Dissertation
Carbon Trapping: Climate Mitigation and Indigenous Resistance in Vanuatu
Carbon offsetting, particularly forest-based carbon sequestration, continues to be the darling of global climate action with over $5.2 billion expended on the flagship UN REDD+ program since 2008. Yet, for a decade scholars have articulated the failures of REDD+ to meet sustainable development and carbon removal goals. In spite of this widespread criticism, forest-based carbon offset funding continues to grow and remains central to climate financing in the Global North and climate mitigation in the Global Majority. However, the failures of carbon offsetting are not only in outcome but also in distribution–Vanuatu struggles to access funding despite being the most at-risk nation in the world according to the UN WorldRiskIndex.

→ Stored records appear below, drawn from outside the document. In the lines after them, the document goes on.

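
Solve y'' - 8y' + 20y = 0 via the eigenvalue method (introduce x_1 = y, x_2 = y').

y(t) = c_1e^(4t)cos(2t) + c_2e^(4t)sin(2t)

Let x_1 = y, x_2 = y'. Then x_1' = x_2 and x_2' = -20x_1 + 8x_2.
A = [[0,1],[-20,8]]; det(A-λI) = λ^2 - 8λ + 20.
Eigenvalues λ = 4 ± 2i.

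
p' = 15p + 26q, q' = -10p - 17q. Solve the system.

Coefficient matrix A = [[15, 26], [-10, -17]].
Characteristic polynomial det(A - λI) = λ^2 + 2λ + 5 = 0.
Eigenvalues λ = -1 ± 2i (complex conjugate pair).
For λ=-1+2i: an eigenvector is (3,-2) - i(-2,1) = (3 + 2i, -2 - i).
A real fundamental pair from Re and Im of e^((-1+2i)t)v: X_1 = e^(-t)(cos(2t)·(3,-2) + sin(2t)·(-2,1)), X_2 = e^(-t)(sin(2t)·(3,-2) - cos(2t)·(-2,1)).
General solution: C_1X_1 + C_2X_2.

p(t) = -2C_1e^(-t)sin(2t) + 3C_1e^(-t)cos(2t) + 3C_2e^(-t)sin(2t) + 2C_2e^(-t)cos(2t), q(t) = C_1e^(-t)sin(2t) - 2C_1e^(-t)cos(2t) - 2C_2e^(-t)sin(2t) - C_2e^(-t)cos(2t)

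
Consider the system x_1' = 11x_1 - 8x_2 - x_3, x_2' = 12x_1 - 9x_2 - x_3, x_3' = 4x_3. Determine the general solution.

x_1(t) = K_1e^(3t) + 2K_2e^(-t) - K_3e^(4t), x_2(t) = K_1e^(3t) + 3K_2e^(-t) - K_3e^(4t), x_3(t) = K_3e^(4t)

Coefficient matrix A = [[11, -8, -1], [12, -9, -1], [0, 0, 4]].
det(A - λI) = 0 gives eigenvalues λ = 3, -1, 4.
For λ=3: eigenvector (1,1,0).
For λ=-1: eigenvector (2,3,0).
For λ=4: eigenvector (-1,-1,1).
General solution: K_1e^(3t)(1,1,0) + K_2e^(-t)(2,3,0) + K_3e^(4t)(-1,-1,1).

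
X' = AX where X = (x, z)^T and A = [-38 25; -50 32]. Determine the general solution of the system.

x(t) = -C_1e^(-3t)sin(5t) - 2C_1e^(-3t)cos(5t) - 2C_2e^(-3t)sin(5t) + C_2e^(-3t)cos(5t), z(t) = -C_1e^(-3t)sin(5t) - 3C_1e^(-3t)cos(5t) - 3C_2e^(-3t)sin(5t) + C_2e^(-3t)cos(5t)

Coefficient matrix A = [[-38, 25], [-50, 32]].
Characteristic polynomial det(A - λI) = λ^2 + 6λ + 34 = 0.
Eigenvalues λ = -3 ± 5i (complex conjugate pair).
For λ=-3+5i: an eigenvector is (-2,-3) - i(-1,-1) = (-2 + i, -3 + i).
A real fundamental pair from Re and Im of e^((-3+5i)t)v: X_1 = e^(-3t)(cos(5t)·(-2,-3) + sin(5t)·(-1,-1)), X_2 = e^(-3t)(sin(5t)·(-2,-3) - cos(5t)·(-1,-1)).
General solution: C_1X_1 + C_2X_2.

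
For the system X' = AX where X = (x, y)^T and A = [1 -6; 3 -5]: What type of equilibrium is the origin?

A = [[1,-6],[3,-5]]; det(A-λI) = λ^2 + 4λ + 13.
λ = -2 ± 3i: negative real part.

stable spiral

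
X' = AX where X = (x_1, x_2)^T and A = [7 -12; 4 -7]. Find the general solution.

Coefficient matrix A = [[7, -12], [4, -7]].
Characteristic polynomial det(A - λI) = λ^2 - 1 = 0.
Eigenvalues λ = -1, 1.
For λ=-1: (A-λI) row 1 is [8, -12], so an eigenvector is (3, 2).
For λ=1: (A-λI) row 1 is [6, -12], so an eigenvector is (2, 1).
General solution: c_1e^(-t)(3,2) + c_2e^(t)(2,1).

x_1(t) = 3c_1e^(-t) + 2c_2e^(t), x_2(t) = 2c_1e^(-t) + c_2e^(t)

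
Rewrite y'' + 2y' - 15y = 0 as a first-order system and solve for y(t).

y(t) = C_1e^(-5t) + C_2e^(3t)

Let x_1 = y, x_2 = y'. Then x_1' = x_2 and x_2' = 15x_1 - 2x_2.
A = [[0,1],[15,-2]]; det(A-λI) = λ^2 + 2λ - 15.
Eigenvalues λ = -5, 3 with eigenvectors (1,-5), (1,3).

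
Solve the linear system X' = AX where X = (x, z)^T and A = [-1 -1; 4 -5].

Coefficient matrix A = [[-1, -1], [4, -5]].
Characteristic polynomial det(A - λI) = λ^2 + 6λ + 9 = 0.
Single eigenvalue λ = -3 with algebraic multiplicity 2.
Eigenvector v = (1,2); generalized eigenvector w with (A-λI)w=v is (0,-1).
General solution: e^(-3t)[c_1·v + c_2·(t·v + w)].

x(t) = c_1e^(-3t) + c_2te^(-3t), z(t) = 2c_1e^(-3t) + 2c_2te^(-3t) - c_2e^(-3t)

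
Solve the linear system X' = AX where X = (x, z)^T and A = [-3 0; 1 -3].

x(t) = -c_2e^(-3t), z(t) = -c_1e^(-3t) - c_2te^(-3t) + 2c_2e^(-3t)

Coefficient matrix A = [[-3, 0], [1, -3]].
Characteristic polynomial det(A - λI) = λ^2 + 6λ + 9 = 0.
Single eigenvalue λ = -3 with algebraic multiplicity 2.
Eigenvector v = (0,-1); generalized eigenvector w with (A-λI)w=v is (-1,2).
General solution: e^(-3t)[c_1·v + c_2·(t·v + w)].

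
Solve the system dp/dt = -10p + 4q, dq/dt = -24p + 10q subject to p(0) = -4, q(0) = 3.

p(t) = 11e^(2t) - 15e^(-2t), q(t) = 33e^(2t) - 30e^(-2t)

Coefficient matrix A = [[-10, 4], [-24, 10]].
Characteristic polynomial det(A - λI) = λ^2 - 4 = 0.
Eigenvalues λ = 2, -2.
For λ=2: (A-λI) row 1 is [-12, 4], so an eigenvector is (1, 3).
For λ=-2: (A-λI) row 1 is [-8, 4], so an eigenvector is (-1, -2).
General solution: c_1e^(2t)(1,3) + c_2e^(-2t)(-1,-2).
Applying p(0)=-4, q(0)=3 gives c_1=11, c_2=15.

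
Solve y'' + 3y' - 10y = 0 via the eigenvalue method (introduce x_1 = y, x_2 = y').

Let x_1 = y, x_2 = y'. Then x_1' = x_2 and x_2' = 10x_1 - 3x_2.
A = [[0,1],[10,-3]]; det(A-λI) = λ^2 + 3λ - 10.
Eigenvalues λ = 2, -5 with eigenvectors (1,2), (1,-5).

y(t) = C_1e^(2t) + C_2e^(-5t)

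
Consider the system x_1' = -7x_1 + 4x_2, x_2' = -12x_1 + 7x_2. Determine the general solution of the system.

Coefficient matrix A = [[-7, 4], [-12, 7]].
Characteristic polynomial det(A - λI) = λ^2 - 1 = 0.
Eigenvalues λ = -1, 1.
For λ=-1: (A-λI) row 1 is [-6, 4], so an eigenvector is (-2, -3).
For λ=1: (A-λI) row 1 is [-8, 4], so an eigenvector is (-1, -2).
General solution: C_1e^(-t)(-2,-3) + C_2e^(t)(-1,-2).

x_1(t) = -2C_1e^(-t) - C_2e^(t), x_2(t) = -3C_1e^(-t) - 2C_2e^(t)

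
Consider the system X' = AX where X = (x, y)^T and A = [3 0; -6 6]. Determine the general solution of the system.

Coefficient matrix A = [[3, 0], [-6, 6]].
Characteristic polynomial det(A - λI) = λ^2 - 9λ + 18 = 0.
Eigenvalues λ = 3, 6.
For λ=3: (A-λI) row 2 is [-6, 3], so an eigenvector is (-1, -2).
For λ=6: (A-λI) row 1 is [-3, 0], so an eigenvector is (0, -1).
General solution: K_1e^(3t)(-1,-2) + K_2e^(6t)(0,-1).

x(t) = -K_1e^(3t), y(t) = -2K_1e^(3t) - K_2e^(6t)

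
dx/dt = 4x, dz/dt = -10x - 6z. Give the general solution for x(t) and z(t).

Coefficient matrix A = [[4, 0], [-10, -6]].
Characteristic polynomial det(A - λI) = λ^2 + 2λ - 24 = 0.
Eigenvalues λ = -6, 4.
For λ=-6: (A-λI) row 1 is [10, 0], so an eigenvector is (0, 1).
For λ=4: (A-λI) row 2 is [-10, -10], so an eigenvector is (-1, 1).
General solution: c_1e^(-6t)(0,1) + c_2e^(4t)(-1,1).

x(t) = -c_2e^(4t), z(t) = c_1e^(-6t) + c_2e^(4t)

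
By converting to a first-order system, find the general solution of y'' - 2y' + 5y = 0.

Let x_1 = y, x_2 = y'. Then x_1' = x_2 and x_2' = -5x_1 + 2x_2.
A = [[0,1],[-5,2]]; det(A-λI) = λ^2 - 2λ + 5.
Eigenvalues λ = 1 ± 2i.

y(t) = c_1e^(t)cos(2t) + c_2e^(t)sin(2t)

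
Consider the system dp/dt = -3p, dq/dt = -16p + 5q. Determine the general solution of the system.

Coefficient matrix A = [[-3, 0], [-16, 5]].
Characteristic polynomial det(A - λI) = λ^2 - 2λ - 15 = 0.
Eigenvalues λ = 5, -3.
For λ=5: (A-λI) row 1 is [-8, 0], so an eigenvector is (0, 1).
For λ=-3: (A-λI) row 2 is [-16, 8], so an eigenvector is (-1, -2).
General solution: K_1e^(5t)(0,1) + K_2e^(-3t)(-1,-2).

p(t) = -K_2e^(-3t), q(t) = K_1e^(5t) - 2K_2e^(-3t)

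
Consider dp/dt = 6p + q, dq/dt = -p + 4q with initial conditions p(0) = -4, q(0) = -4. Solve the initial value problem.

p(t) = -8te^(5t) - 4e^(5t), q(t) = 8te^(5t) - 4e^(5t)

Coefficient matrix A = [[6, 1], [-1, 4]].
Characteristic polynomial det(A - λI) = λ^2 - 10λ + 25 = 0.
Single eigenvalue λ = 5 with algebraic multiplicity 2.
Eigenvector v = (-1,1); generalized eigenvector w with (A-λI)w=v is (2,-3).
General solution: e^(5t)[c_1·v + c_2·(t·v + w)].
Applying p(0)=-4, q(0)=-4 gives c_1=20, c_2=8.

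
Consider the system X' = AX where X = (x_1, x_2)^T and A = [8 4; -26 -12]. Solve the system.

x_1(t) = -c_1e^(-2t)sin(2t) - c_1e^(-2t)cos(2t) - c_2e^(-2t)sin(2t) + c_2e^(-2t)cos(2t), x_2(t) = 3c_1e^(-2t)sin(2t) + 2c_1e^(-2t)cos(2t) + 2c_2e^(-2t)sin(2t) - 3c_2e^(-2t)cos(2t)

Coefficient matrix A = [[8, 4], [-26, -12]].
Characteristic polynomial det(A - λI) = λ^2 + 4λ + 8 = 0.
Eigenvalues λ = -2 ± 2i (complex conjugate pair).
For λ=-2+2i: an eigenvector is (-1,2) - i(-1,3) = (-1 + i, 2 - 3i).
A real fundamental pair from Re and Im of e^((-2+2i)t)v: X_1 = e^(-2t)(cos(2t)·(-1,2) + sin(2t)·(-1,3)), X_2 = e^(-2t)(sin(2t)·(-1,2) - cos(2t)·(-1,3)).
General solution: c_1X_1 + c_2X_2.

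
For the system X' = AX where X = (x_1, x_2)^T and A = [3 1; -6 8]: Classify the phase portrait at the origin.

unstable node

A = [[3,1],[-6,8]]; det(A-λI) = λ^2 - 11λ + 30.
λ = 5, 6: both positive.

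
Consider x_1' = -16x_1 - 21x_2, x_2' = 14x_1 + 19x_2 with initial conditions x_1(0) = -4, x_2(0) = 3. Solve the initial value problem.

x_1(t) = -e^(5t) - 3e^(-2t), x_2(t) = e^(5t) + 2e^(-2t)

Coefficient matrix A = [[-16, -21], [14, 19]].
Characteristic polynomial det(A - λI) = λ^2 - 3λ - 10 = 0.
Eigenvalues λ = -2, 5.
For λ=-2: (A-λI) row 1 is [-14, -21], so an eigenvector is (-3, 2).
For λ=5: (A-λI) row 1 is [-21, -21], so an eigenvector is (1, -1).
General solution: K_1e^(-2t)(-3,2) + K_2e^(5t)(1,-1).
Applying x_1(0)=-4, x_2(0)=3 gives K_1=1, K_2=-1.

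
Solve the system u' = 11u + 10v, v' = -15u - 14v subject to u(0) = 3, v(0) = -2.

Coefficient matrix A = [[11, 10], [-15, -14]].
Characteristic polynomial det(A - λI) = λ^2 + 3λ - 4 = 0.
Eigenvalues λ = 1, -4.
For λ=1: (A-λI) row 1 is [10, 10], so an eigenvector is (1, -1).
For λ=-4: (A-λI) row 1 is [15, 10], so an eigenvector is (2, -3).
General solution: K_1e^(t)(1,-1) + K_2e^(-4t)(2,-3).
Applying u(0)=3, v(0)=-2 gives K_1=5, K_2=-1.

u(t) = 5e^(t) - 2e^(-4t), v(t) = -5e^(t) + 3e^(-4t)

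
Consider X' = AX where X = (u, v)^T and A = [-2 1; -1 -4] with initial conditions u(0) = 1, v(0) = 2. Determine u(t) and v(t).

u(t) = 3te^(-3t) + e^(-3t), v(t) = -3te^(-3t) + 2e^(-3t)

Coefficient matrix A = [[-2, 1], [-1, -4]].
Characteristic polynomial det(A - λI) = λ^2 + 6λ + 9 = 0.
Single eigenvalue λ = -3 with algebraic multiplicity 2.
Eigenvector v = (1,-1); generalized eigenvector w with (A-λI)w=v is (1,0).
General solution: e^(-3t)[C_1·v + C_2·(t·v + w)].
Applying u(0)=1, v(0)=2 gives C_1=-2, C_2=3.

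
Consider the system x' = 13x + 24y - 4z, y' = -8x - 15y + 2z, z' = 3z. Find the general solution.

Coefficient matrix A = [[13, 24, -4], [-8, -15, 2], [0, 0, 3]].
det(A - λI) = 0 gives eigenvalues λ = 1, -3, 3.
For λ=1: eigenvector (-2,1,0).
For λ=-3: eigenvector (-3,2,0).
For λ=3: eigenvector (-2,1,1).
General solution: C_1e^(t)(-2,1,0) + C_2e^(-3t)(-3,2,0) + C_3e^(3t)(-2,1,1).

x(t) = -2C_1e^(t) - 3C_2e^(-3t) - 2C_3e^(3t), y(t) = C_1e^(t) + 2C_2e^(-3t) + C_3e^(3t), z(t) = C_3e^(3t)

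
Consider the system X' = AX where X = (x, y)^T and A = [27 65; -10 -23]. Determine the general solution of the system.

Coefficient matrix A = [[27, 65], [-10, -23]].
Characteristic polynomial det(A - λI) = λ^2 - 4λ + 29 = 0.
Eigenvalues λ = 2 ± 5i (complex conjugate pair).
For λ=2+5i: an eigenvector is (2,-1) - i(-3,1) = (2 + 3i, -1 - i).
A real fundamental pair from Re and Im of e^((2+5i)t)v: X_1 = e^(2t)(cos(5t)·(2,-1) + sin(5t)·(-3,1)), X_2 = e^(2t)(sin(5t)·(2,-1) - cos(5t)·(-3,1)).
General solution: c_1X_1 + c_2X_2.

x(t) = -3c_1e^(2t)sin(5t) + 2c_1e^(2t)cos(5t) + 2c_2e^(2t)sin(5t) + 3c_2e^(2t)cos(5t), y(t) = c_1e^(2t)sin(5t) - c_1e^(2t)cos(5t) - c_2e^(2t)sin(5t) - c_2e^(2t)cos(5t)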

At the same time, the Vanuatu Government views carbon offsetting as a key strategy for climate adaptation and mitigation. With carbon offsetting becoming increasingly entrenched in global climate action as well as climate policy in Vanuatu, and increasingly controversial, I question: to what extent does carbon offsetting deliver social and ecological benefits in Vanuatu?
Collaborators
Dr. Krishna Kumar Kotra, Science Program Coordinator, University of the South Pacific Emalus
Funding
Fulbright-Hays Doctoral Dissertation Research Abroad Award for Vanuatu (2020)
Committee
Dr. Mary Mostafanezhad (Chair), Department of Geography and Environment, University of Hawaiʻi
Dr. Krisna Suryanata, Department of Geography and Environment, University of Hawaiʻi
Dr. Alex Mawyer, Center for Pacific Island Studies, University of Hawaiʻi
Dr. Aya Kimura, Department of Sociology, University of Hawaiʻi
Dr. Lisa Kelley, Department of Geography and Environmental Sciences, University of Colorado
Chapter Outline
Chapter 1: Sink-ing Islands: Carbon Offsets Amidst Climate Disaster in Vanuatu
Chapter 2: From Colonial Science to Climate Capacity Building: Analyzing Inequities in Climate Knowledge Access in Vanuatu
Chapter 3: Situating the Forest in Vanuatu: European Invasion, No Civilized Government, and Condo-Colonialism
Chapter 4: “Fixing” the Forest in Vanuatu: The (re)Making of Forests in Search of Finance
Chapter 5: Maintaining land and life in Vanuatu: Indigenous alter-natives of recovery following the Manaro eruption on Ambae, Vanuatu
Chapter 6: Endings and New Beginnings
Theoretical Frameworks
Political Ecology
Political ecologists have asserted how carbon offsetting projects are power laden, replicating the pitfalls of previous development paradigms that prioritized Western understandings of both nature and development over Indigenous knowledge systems (Escobar 1998). Indeed, Beymer-Farris and Bassett (2012) and Asiyanbi (2016) find climate interventions alter property rights and resource access, leading to new forms of militarized resource protectionism and increased precarity in REDD+ communities. As natures becomes commodified into new sites for accumulation, new forms of exclusion emerge to the detriment to those most vulnerable.
Pacific Island Studies
The origins of REDD+, the dominant climate finance mechanism at present and focus of this research project, can be traced to conversations between Papua New Guinea’s Michael Somare and a young American working in finance, Kevin Conrad in 2003 (Lang 2017). Climate interventions themselves are thus both from within and outside the Pacific. These projects have thus always been hybrid, navigating between the desires of high emitting nations and the low emitting nations, between development and justice. Hybridity has a long history in the Pacific; as T. Teaiwa (2001) has written, “The native is hybrid. Hybridity is essential. For the edge” (344). My research seeks to acknowledge this hybridity, incorporating the multiply-situated perspectives of politicians, chiefs, nonprofit workers, and individuals as they seek and evaluate climate finance.